Interior photo of Dyson Hullavington refurbished aircraft hanger
Dyson purchased the 750-acre Hullavington site in 2017 increasing their UK footprint by ten times. Image: Fred Macgregor.

We supported a detailed process on the two large hangars to understand the buildings, the impact of the degradation, and the most sympathetic approach to the restoration. We carefully studied the original Ministry of Defence designs, that we had been able to obtain after some extensive research work, for the hangars in order to fully understand the structures and the best approach to restoring them.

We used both these historical sources as well as onsite investigations and material analysis to fully understand the loads that the existing concrete would be able to take in the refurbished structure.

The enormous Hangar 86 is the jewel in the crown of the development.
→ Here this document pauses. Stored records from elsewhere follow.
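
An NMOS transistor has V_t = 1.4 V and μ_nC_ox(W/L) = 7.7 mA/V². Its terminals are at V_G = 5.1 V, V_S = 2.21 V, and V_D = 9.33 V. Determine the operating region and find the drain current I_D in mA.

Saturation; I_D = 8.55 mA

V_GS = V_G − V_S = 5.1 − 2.21 = 2.89 V; V_DS = V_D − V_S = 9.33 − 2.21 = 7.12 V.
V_ov = V_GS − V_t = 2.89 − 1.4 = 1.49 V.
Since V_DS = 7.12 V ≥ V_ov = 1.49 V, the device is in saturation.
I_D = ½ k_n V_ov² = 0.5 × 7.7 × 1.49² = 8.55 mA.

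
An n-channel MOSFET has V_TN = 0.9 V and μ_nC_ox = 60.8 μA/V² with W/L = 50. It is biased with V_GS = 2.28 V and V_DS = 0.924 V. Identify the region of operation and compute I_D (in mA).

Triode; I_D = 2.58 mA

k_n = μ_nC_ox · (W/L) = 3.04 mA/V².
V_ov = V_GS − V_TN = 2.28 − 0.9 = 1.38 V.
Since V_DS = 0.924 V < V_ov = 1.38 V, the device is in the triode region.
I_D = k_n [V_ov · V_DS − ½ V_DS²] = 3.04 × [1.38 × 0.924 − 0.5 × 0.924²] = 2.58 mA.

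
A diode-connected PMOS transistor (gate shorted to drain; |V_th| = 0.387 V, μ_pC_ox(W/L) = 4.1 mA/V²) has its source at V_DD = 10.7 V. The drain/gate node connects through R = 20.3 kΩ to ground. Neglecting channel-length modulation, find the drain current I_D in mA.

With gate tied to drain, V_SG = V_SD ≥ V_SG − |V_th|, so the device is in saturation.
KCL at the drain: ½ k_p (V_SG − |V_th|)² = (V_DD − V_SG)/R.
Let x = V_SG − 0.387. Then 41.6 x² + x − 10.31 = 0, giving x = 0.486 V (positive root), so V_SG = 0.873 V.
I_D = (V_DD − V_SG)/R = (10.7 − 0.873) / 20.3 = 0.484 mA.

I_D = 0.484 mA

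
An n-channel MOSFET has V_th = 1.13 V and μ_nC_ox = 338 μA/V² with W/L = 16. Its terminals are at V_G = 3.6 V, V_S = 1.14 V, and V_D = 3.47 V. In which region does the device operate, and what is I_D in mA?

Saturation; I_D = 4.78 mA

V_GS = V_G − V_S = 3.6 − 1.14 = 2.46 V; V_DS = V_D − V_S = 3.47 − 1.14 = 2.33 V.
k_n = μ_nC_ox · (W/L) = 5.408 mA/V².
V_ov = V_GS − V_th = 2.46 − 1.13 = 1.33 V.
Since V_DS = 2.33 V ≥ V_ov = 1.33 V, the device is in saturation.
I_D = ½ k_n V_ov² = 0.5 × 5.408 × 1.33² = 4.78 mA.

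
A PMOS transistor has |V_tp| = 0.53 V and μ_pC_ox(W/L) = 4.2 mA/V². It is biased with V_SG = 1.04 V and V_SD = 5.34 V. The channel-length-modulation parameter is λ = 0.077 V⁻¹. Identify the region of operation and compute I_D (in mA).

V_ov = V_SG − |V_tp| = 1.04 − 0.53 = 0.51 V.
Since V_SD = 5.34 V ≥ V_ov = 0.51 V, the device is in saturation.
I_D = ½ k_p V_ov² (1 + λ V_SD) = 0.5 × 4.2 × 0.51² × (1 + 0.077 × 5.34) = 0.771 mA.

Saturation; I_D = 0.771 mA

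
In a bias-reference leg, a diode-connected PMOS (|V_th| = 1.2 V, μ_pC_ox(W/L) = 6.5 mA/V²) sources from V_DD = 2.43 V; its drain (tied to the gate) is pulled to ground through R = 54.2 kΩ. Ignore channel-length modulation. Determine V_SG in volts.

With gate tied to drain, V_SG = V_SD ≥ V_SG − |V_th|, so the device is in saturation.
KCL at the drain: ½ k_p (V_SG − |V_th|)² = (V_DD − V_SG)/R.
Let x = V_SG − 1.2. Then 176 x² + x − 1.23 = 0, giving x = 0.0808 V (positive root), so V_SG = 1.28 V.
I_D = (V_DD − V_SG)/R = (2.43 − 1.28) / 54.2 = 0.0212 mA.

V_SG = 1.28 V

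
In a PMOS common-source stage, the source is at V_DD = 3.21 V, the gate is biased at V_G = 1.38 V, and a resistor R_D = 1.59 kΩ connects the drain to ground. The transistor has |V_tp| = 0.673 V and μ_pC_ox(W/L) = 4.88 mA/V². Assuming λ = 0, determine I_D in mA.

V_SG = V_DD − V_G = 3.21 − 1.38 = 1.83 V, so V_ov = 1.83 − 0.673 = 1.16 V.
Assume saturation: I_D = ½ k_p V_ov² = 0.5 × 4.88 × 1.16² = 3.27 mA, giving V_SD = V_DD − I_D R_D = 3.21 − 3.27 × 1.59 = -1.98 V.
But -1.98 V < V_ov = 1.16 V, so the device is actually in triode.
In triode I_D = k_p[V_ov V_SD − ½ V_SD²] and I_D = (V_DD − V_SD)/R_D. Equating: 3.88 V_SD² − 9.977 V_SD + 3.21 = 0, giving V_SD = 0.377 V (the root below V_ov).
I_D = (3.21 − 0.377) / 1.59 = 1.78 mA.

I_D = 1.78 mA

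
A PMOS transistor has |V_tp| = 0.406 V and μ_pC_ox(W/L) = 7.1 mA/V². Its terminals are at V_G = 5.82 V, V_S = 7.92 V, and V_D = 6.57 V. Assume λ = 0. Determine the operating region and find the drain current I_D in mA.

Triode; I_D = 9.77 mA

V_SG = V_S − V_G = 7.92 − 5.82 = 2.1 V; V_SD = V_S − V_D = 7.92 − 6.57 = 1.35 V.
V_ov = V_SG − |V_tp| = 2.1 − 0.406 = 1.69 V.
Since V_SD = 1.35 V < V_ov = 1.69 V, the device is in the triode region.
I_D = k_p [V_ov · V_SD − ½ V_SD²] = 7.1 × [1.69 × 1.35 − 0.5 × 1.35²] = 9.77 mA.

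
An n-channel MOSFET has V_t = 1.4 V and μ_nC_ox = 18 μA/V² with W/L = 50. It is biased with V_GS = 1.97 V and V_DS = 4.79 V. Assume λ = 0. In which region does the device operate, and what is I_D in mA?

Saturation; I_D = 0.146 mA

k_n = μ_nC_ox · (W/L) = 0.9 mA/V².
V_ov = V_GS − V_t = 1.97 − 1.4 = 0.57 V.
Since V_DS = 4.79 V ≥ V_ov = 0.57 V, the device is in saturation.
I_D = ½ k_n V_ov² = 0.5 × 0.9 × 0.57² = 0.146 mA.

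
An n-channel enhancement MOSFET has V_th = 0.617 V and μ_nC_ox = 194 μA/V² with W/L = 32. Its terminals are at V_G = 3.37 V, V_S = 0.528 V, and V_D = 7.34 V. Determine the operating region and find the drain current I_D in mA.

Saturation; I_D = 15.4 mA

V_GS = V_G − V_S = 3.37 − 0.528 = 2.84 V; V_DS = V_D − V_S = 7.34 − 0.528 = 6.81 V.
k_n = μ_nC_ox · (W/L) = 6.208 mA/V².
V_ov = V_GS − V_th = 2.84 − 0.617 = 2.23 V.
Since V_DS = 6.81 V ≥ V_ov = 2.23 V, the device is in saturation.
I_D = ½ k_n V_ov² = 0.5 × 6.208 × 2.23² = 15.4 mA.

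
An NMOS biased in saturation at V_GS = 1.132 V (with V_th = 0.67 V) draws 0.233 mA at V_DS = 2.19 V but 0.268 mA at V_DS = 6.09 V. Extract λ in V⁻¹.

With V_GS fixed, I_D ∝ (1 + λ V_DS) in saturation, so I_D2/I_D1 = (1 + λ V_DS2)/(1 + λ V_DS1).
0.268/0.233 = 1.15 = (1 + 6.09 λ)/(1 + 2.19 λ).
Solving: λ (I_D1 V_DS2 − I_D2 V_DS1) = I_D2 − I_D1, so λ = (0.268 − 0.233) / (0.233 × 6.09 − 0.268 × 2.19) = 0.035 / 0.832 = 0.0421 V⁻¹.

λ = 0.0421 V⁻¹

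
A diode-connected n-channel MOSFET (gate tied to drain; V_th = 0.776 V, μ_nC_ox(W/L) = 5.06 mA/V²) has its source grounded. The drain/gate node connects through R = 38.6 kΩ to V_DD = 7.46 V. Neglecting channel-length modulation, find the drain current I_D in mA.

With gate tied to drain, V_GS = V_DS ≥ V_GS − V_th, so the device is in saturation.
KCL at the drain: ½ k_n (V_GS − V_th)² = (V_DD − V_GS)/R.
Let x = V_GS − 0.776. Then 97.7 x² + x − 6.684 = 0, giving x = 0.257 V (positive root), so V_GS = 1.03 V.
I_D = (V_DD − V_GS)/R = (7.46 − 1.03) / 38.6 = 0.167 mA.

I_D = 0.167 mA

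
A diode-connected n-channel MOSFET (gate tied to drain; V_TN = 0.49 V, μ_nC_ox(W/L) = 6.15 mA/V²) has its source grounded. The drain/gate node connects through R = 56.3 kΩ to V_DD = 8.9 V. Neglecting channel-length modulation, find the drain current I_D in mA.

I_D = 0.146 mA

With gate tied to drain, V_GS = V_DS ≥ V_GS − V_TN, so the device is in saturation.
KCL at the drain: ½ k_n (V_GS − V_TN)² = (V_DD − V_GS)/R.
Let x = V_GS − 0.49. Then 173 x² + x − 8.41 = 0, giving x = 0.218 V (positive root), so V_GS = 0.708 V.
I_D = (V_DD − V_GS)/R = (8.9 − 0.708) / 56.3 = 0.146 mA.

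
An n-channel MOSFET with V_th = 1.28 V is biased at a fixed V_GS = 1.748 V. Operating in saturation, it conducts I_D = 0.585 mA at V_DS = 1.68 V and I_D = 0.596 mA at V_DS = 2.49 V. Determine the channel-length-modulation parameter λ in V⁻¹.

λ = 0.0242 V⁻¹

With V_GS fixed, I_D ∝ (1 + λ V_DS) in saturation, so I_D2/I_D1 = (1 + λ V_DS2)/(1 + λ V_DS1).
0.596/0.585 = 1.019 = (1 + 2.49 λ)/(1 + 1.68 λ).
Solving: λ (I_D1 V_DS2 − I_D2 V_DS1) = I_D2 − I_D1, so λ = (0.596 − 0.585) / (0.585 × 2.49 − 0.596 × 1.68) = 0.011 / 0.455 = 0.0242 V⁻¹.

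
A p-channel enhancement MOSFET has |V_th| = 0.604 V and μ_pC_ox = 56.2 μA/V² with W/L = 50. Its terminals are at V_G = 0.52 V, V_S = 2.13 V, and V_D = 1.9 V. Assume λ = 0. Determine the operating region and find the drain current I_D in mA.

Triode; I_D = 0.576 mA

V_SG = V_S − V_G = 2.13 − 0.52 = 1.61 V; V_SD = V_S − V_D = 2.13 − 1.9 = 0.23 V.
k_p = μ_pC_ox · (W/L) = 2.81 mA/V².
V_ov = V_SG − |V_th| = 1.61 − 0.604 = 1.01 V.
Since V_SD = 0.23 V < V_ov = 1.01 V, the device is in the triode region.
I_D = k_p [V_ov · V_SD − ½ V_SD²] = 2.81 × [1.01 × 0.23 − 0.5 × 0.23²] = 0.576 mA.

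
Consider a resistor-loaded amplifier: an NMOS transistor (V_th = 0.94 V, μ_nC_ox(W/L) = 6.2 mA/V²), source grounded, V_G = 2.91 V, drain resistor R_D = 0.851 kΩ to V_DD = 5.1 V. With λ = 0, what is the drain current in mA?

I_D = 5.40 mA

V_GS = V_G = 2.91 V, so V_ov = 2.91 − 0.94 = 1.97 V.
Assume saturation: I_D = ½ k_n V_ov² = 0.5 × 6.2 × 1.97² = 12 mA, giving V_DS = V_DD − I_D R_D = 5.1 − 12 × 0.851 = -5.14 V.
But -5.14 V < V_ov = 1.97 V, so the device is actually in triode.
In triode I_D = k_n[V_ov V_DS − ½ V_DS²] and I_D = (V_DD − V_DS)/R_D. Equating: 2.64 V_DS² − 11.39 V_DS + 5.1 = 0, giving V_DS = 0.507 V (the root below V_ov).
I_D = (5.1 − 0.507) / 0.851 = 5.4 mA.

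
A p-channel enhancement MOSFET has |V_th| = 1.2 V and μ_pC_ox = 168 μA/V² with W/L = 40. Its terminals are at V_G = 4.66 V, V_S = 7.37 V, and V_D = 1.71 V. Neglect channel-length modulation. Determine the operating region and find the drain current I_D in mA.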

The 100,000ft², transformed space now includes a mezzanine gallery, laboratory and testing area, open plan office space, meeting rooms, and informal break-out spaces. The original hangar doors were removed and repaired under Buro Happold’s guidance before being returned to the building to either side of the new facade to act as a visual reference point – giving a poignant nod to their original purpose.

Exterior photo of Dyson Hullavington refurbished aircraft hanger
Aircraft hangers on the campus have been meticulously restored to celebrate Hullavington’s aviation history, and their interiors transformed into cutting-edge workspaces. Image: Fred Macgregor.

Value

Buro Happold’s expertise across structural and civil engineering, combined with our familiarity with the demands and ambitions of the client, allowed this complex project to be realised at a rapid pace, with a reactive, fleet-of-foot approach to the ongoing changes of plan for the site as the work was taking place.

Digital BIM (Building Information Modelling) technologies were used to help coordinate the different elements of the project with the historic structure and the different specialisms and trades working on the transformation of the site.

Our experts were influential in the choice of materials – for example using timber floors for rapid construction, as well as for helping to minimise the weight of the new structure on the historic elements. The choice of timber for much of the reconstruction also helped to lower the overall embodied carbon of the project, which was already a highly sustainable scheme given the reuse and restoration of an existing structure and materials.

Buro Happold have a strong reputation on timber and fabric structures and tall buildings, and the fact that they are multidisciplinary has an advantage.

Jim Eyre, Director, Wilkinson Eyre
Buro Happold played a vital role in sensitively upgrading the historic buildings to meet the demands of a 21st century R&D facility. Image: Fred Macgregor.